I tu jest zupełna różnica w podejściu do odłowu. Po pierwsze taki odłów wykonywał ichtiolog zatrudniony w okręgu, byli przy tym strażnicy PZW działający przy okręgu oraz członkowie koła. Po takim odłowie badawczym był sporządzony protokół i po wykonaniu badań do koła wpłynął protokół z wynikami badań. Pozwoliło to i nam członkom koła dowiedzieć się co w wodzie piszczy i okręgowi jakie występują w jeziorku ryby, czym się odżywiają i czym w przyszłości można zarybiać ów zbiornik. Taki odłów uważam za zasadny i wykonany perfekcyjnie.
Opisany przez kolegę to istny rozbój w biały dzień. Opisani pseudo strażnicy i działacze pomylili palec wiadomo z czym i prośba tylko nie wsadzajmy do jednego wora wszystkich strażników i działaczy. Pozdrawiam. [2009-08-23 12:00]
zapytalismy w/w co sie stalo z ta ogromna iloscia ryby
luxis,popieram trzeba to tępić w zarodku a jak będą was straszyć to po prostu niech któryś z was przed rozmową włączy dyktafon w telefonie,groźby są karalne...pozdrawiam [2009-08-23 16:20]
W dniach 20 – 21.08-2009 wędkowałem na jeziorze Sumińskim koło Starogardu Gdańskiego.

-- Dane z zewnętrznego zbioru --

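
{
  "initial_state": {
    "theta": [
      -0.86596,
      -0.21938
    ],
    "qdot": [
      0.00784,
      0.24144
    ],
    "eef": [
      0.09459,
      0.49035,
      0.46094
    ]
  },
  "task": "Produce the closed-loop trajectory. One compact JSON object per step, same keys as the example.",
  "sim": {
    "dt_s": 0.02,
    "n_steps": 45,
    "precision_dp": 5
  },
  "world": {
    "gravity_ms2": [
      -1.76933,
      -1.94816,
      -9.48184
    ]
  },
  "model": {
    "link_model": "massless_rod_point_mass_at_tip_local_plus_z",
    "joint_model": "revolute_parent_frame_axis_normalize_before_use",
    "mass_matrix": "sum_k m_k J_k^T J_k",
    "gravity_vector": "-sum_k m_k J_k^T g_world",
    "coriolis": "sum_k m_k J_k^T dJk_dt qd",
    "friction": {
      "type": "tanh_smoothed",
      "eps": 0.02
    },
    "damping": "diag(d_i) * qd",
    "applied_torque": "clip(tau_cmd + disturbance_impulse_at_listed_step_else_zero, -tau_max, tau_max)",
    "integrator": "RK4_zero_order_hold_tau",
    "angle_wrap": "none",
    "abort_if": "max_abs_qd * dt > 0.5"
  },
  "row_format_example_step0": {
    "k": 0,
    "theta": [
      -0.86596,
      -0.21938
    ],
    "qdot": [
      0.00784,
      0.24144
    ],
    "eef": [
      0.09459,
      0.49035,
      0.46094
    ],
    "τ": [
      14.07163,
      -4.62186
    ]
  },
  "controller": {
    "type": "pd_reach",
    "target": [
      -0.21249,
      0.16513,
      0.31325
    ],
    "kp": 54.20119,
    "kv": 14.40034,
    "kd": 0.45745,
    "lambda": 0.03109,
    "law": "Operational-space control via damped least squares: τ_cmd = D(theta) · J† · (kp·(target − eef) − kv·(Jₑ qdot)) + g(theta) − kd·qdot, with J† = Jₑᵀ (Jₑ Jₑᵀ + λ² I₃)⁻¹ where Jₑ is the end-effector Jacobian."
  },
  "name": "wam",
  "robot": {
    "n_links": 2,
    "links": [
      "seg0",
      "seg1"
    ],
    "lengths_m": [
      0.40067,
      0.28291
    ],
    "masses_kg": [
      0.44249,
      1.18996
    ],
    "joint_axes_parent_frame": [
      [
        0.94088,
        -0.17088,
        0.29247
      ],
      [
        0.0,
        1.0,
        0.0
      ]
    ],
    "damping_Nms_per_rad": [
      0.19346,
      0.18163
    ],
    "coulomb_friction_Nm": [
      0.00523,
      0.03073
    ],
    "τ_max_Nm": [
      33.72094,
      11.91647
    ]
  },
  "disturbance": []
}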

Przyjechałem na ryby około godziny 18. Płynąc na łowisko zobaczyłem 2 łodzie: jedną z numerami gdańskimi i jedną na której był pan Dysarz. Dowiedziałem się , że będzie odłów kontrolny przez 2 dni. Obserwowałem rybaków zakładających sieci których była ogromna ilośc na pewno ponad 1000 m. Obstawiali najbardziej rybne miejsca. Rano przybyłem żeby zobaczyc czy ryby zostaną wypuszczone z powrotem do wody. Niestety żadna ryba nie trafiła do wody , wszystkie zostały zabite. Bardzo duże sandacze w ilości około 30-40 szt kilkunastokilogramowy sum , 5 ponadkilogramowych okoni ,węgorz i sporo leszczy z jednej tylko sieci ,a było ich kilka. Popłynąłem na brzeg ,gdzie stacjonowała ekipa „od połowu kontrolnego ”,żeby zapytac o co chodzi? Dlaczego tyle ryb zabijają bez sensu? Nie było tam ichtiologa a przez całą noc była tam zakrapiana głośna impreza. Łowiłem do późnego wieczora do około 23.30 oraz od około 3.00 do 9.00 nastepnego dnia. Pytając dlaczego zabijają tyle ryb ? Odpowiadali ,że wszystko robią legalnie.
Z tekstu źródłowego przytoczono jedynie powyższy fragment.